Imran Hussain MP: Without an Employment Bill and protection for workers’ rights, you can’t level up


Ultimately, you cannot level up the country without levelling up employment protections too, and you cannot build back better without building a better employment rights settlement

Imran Hussain MP is MP for Bradford East & Shadow Employment Rights and Protections Minister

Back in July 2020, six months after the Government set out plans for an Employment Bill and with no such Bill in sight, I pressed the Business Minister Paul Scully to publish the Bill and help give working people the strengthened protections that they need at work, and he assured me that an announcement would be made “in due course”.

Yet two years down the line and over 20 broken promises from Ministers later, the prospects of this Conservative Government publishing an Employment Bill, let alone taking the time to pass it, seems increasingly unlikely.

Whilst much has rightly been made of the shocking absence in the Queen’s Speech of an Emergency Budget, as well as of a Windfall Tax on oil and gas giants to help cut energy bills for those families at the sharp end of the cost-of-living crisis, the failure of Ministers to pen an Employment Bill two and a half years after promising to do so is equally scandalous.

Indeed, with the Tories’ unrelenting stubbornness toward providing adequate financial support for workers and families, and the increasing unlikelihood that they will do what is needed, for millions of people the only realistic escape from soaring energy bills, rising food costs and spiralling fuel prices that is left is the fight for higher wages enabled by strengthening employment rights.

The Tories’ employment proposals of course don’t hold a candle to Labour’s New Deal for Working People announced last year, but policies promised by Ministers but still not delivered, such as ensuring workers can keep their tips and protecting women from maternity discrimination- supported by the Labour Party and trade unions alike – would provide greater security in work in most uncertain times.

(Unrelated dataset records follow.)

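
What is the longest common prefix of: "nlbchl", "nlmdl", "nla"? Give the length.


Words: nlbchl, nlmdl, nla
  Position 0: all 'n' => match
  Position 1: all 'l' => match
  Position 2: ('b', 'm', 'a') => mismatch, stop
LCP = "nl" (length 2)

2


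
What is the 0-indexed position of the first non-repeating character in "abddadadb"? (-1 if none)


Input: abddadadb
Character frequencies:
  'a': 3
  'b': 2
  'd': 4
Scanning left to right for freq == 1:
  Position 0 ('a'): freq=3, skip
  Position 1 ('b'): freq=2, skip
  Position 2 ('d'): freq=4, skip
  Position 3 ('d'): freq=4, skip
  Position 4 ('a'): freq=3, skip
  Position 5 ('d'): freq=4, skip
  Position 6 ('a'): freq=3, skip
  Position 7 ('d'): freq=4, skip
  Position 8 ('b'): freq=2, skip
  No unique character found => answer = -1

-1


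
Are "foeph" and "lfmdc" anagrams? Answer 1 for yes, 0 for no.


Strings: "foeph", "lfmdc"
Sorted first:  efhop
Sorted second: cdflm
Differ at position 0: 'e' vs 'c' => not anagrams

0


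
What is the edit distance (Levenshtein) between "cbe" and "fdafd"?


Computing edit distance: "cbe" -> "fdafd"
DP table:
           f    d    a    f    d
      0    1    2    3    4    5
  c   1    1    2    3    4    5
  b   2    2    2    3    4    5
  e   3    3    3    3    4    5
Edit distance = dp[3][5] = 5

5


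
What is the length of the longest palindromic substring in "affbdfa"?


Input: "affbdfa"
Checking substrings for palindromes:
  [1:3] "ff" (len 2) => palindrome
Longest palindromic substring: "ff" with length 2

2


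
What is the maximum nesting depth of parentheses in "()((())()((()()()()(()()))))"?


Input: "()((())()((()()()()(()()))))"
Tracking depth:
  Position 0 '(': depth becomes 1
  Position 1 ')': depth becomes 0
  Position 2 '(': depth becomes 1
  Position 3 '(': depth becomes 2
  Position 4 '(': depth becomes 3
  Position 5 ')': depth becomes 2
  Position 6 ')': depth becomes 1
  Position 7 '(': depth becomes 2
  Position 8 ')': depth becomes 1
  Position 9 '(': depth becomes 2
  Position 10 '(': depth becomes 3
  Position 11 '(': depth becomes 4
  Position 12 ')': depth becomes 3
  Position 13 '(': depth becomes 4
  Position 14 ')': depth becomes 3
  Position 15 '(': depth becomes 4
  Position 16 ')': depth becomes 3
  Position 17 '(': depth becomes 4
  Position 18 ')': depth becomes 3
  Position 19 '(': depth becomes 4
  Position 20 '(': depth becomes 5
  Position 21 ')': depth becomes 4
  Position 22 '(': depth becomes 5
  Position 23 ')': depth becomes 4
  Position 24 ')': depth becomes 3
  Position 25 ')': depth becomes 2
  Position 26 ')': depth becomes 1
  Position 27 ')': depth becomes 0
Maximum depth reached: 5

5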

Moving an Employment Bill also gives Labour a strong footing to start a much-needed national conversation about workers’ rights and our vision to create a high-skill, high-wage, high-growth economy built on stronger rights and protections for people at work, and it provides us with the opportunity to strengthen legislation to ban unscrupulous fire and rehire tactics and exploitative zero-hours contracts.

Yet rather than proving that they are on the side of millions of working people in low-paid, insecure work amidst a rising cost of living crisis that makes their opposition to banning fire and rehire, to stopping employers forcing staff onto zero-hours contracts, and to ending disparities in rights between different types of workers untenable, the Tories have opted to bury the issue with a “Future of Work Review” instead.

It’s time to stop reviewing and start doing.

The P&O Ferries Scandal ought to have represented a watershed moment in the history of employment rights as the country temporarily united in its revulsion to the abhorrent tactics of P&O. But as soon as the cameras were off and the news cycle moved on, the Government’s long-standing anti-worker orthodoxy resumed.

The wafer-thin platitudinal proposals regarding seafarers that the Government actually did manage to squeeze into the Queen’s speech are however not designed to protect workers but to deflect scrutiny, and they will be useless in preventing a repeat of the P&O Ferries fiasco.

Even if they did set out a more expansive settlement, it still wouldn’t be worth the paper that it’s written on given the Government’s moribund employment enforcement structures. Indeed, of the 6,500 violations of the minimum wage over the last 6 years, just 6 employers were prosecuted, amounting to a de facto erasure of the minimum wage.

In their failure to even provide a bare minimum Employment Bill or enhance enforcement of employment rights and protections already in place, this Government has given the green light to bad bosses who are comfortable in the knowledge that the use of exploitative workplace practices will at worst result in a slap on the wrist, and in many cases go unpunished.

Ultimately, you cannot level up the country without levelling up employment protections too, and you cannot build back better without building a better employment rights settlement that rebalances the scales of power in favour of working people and their families.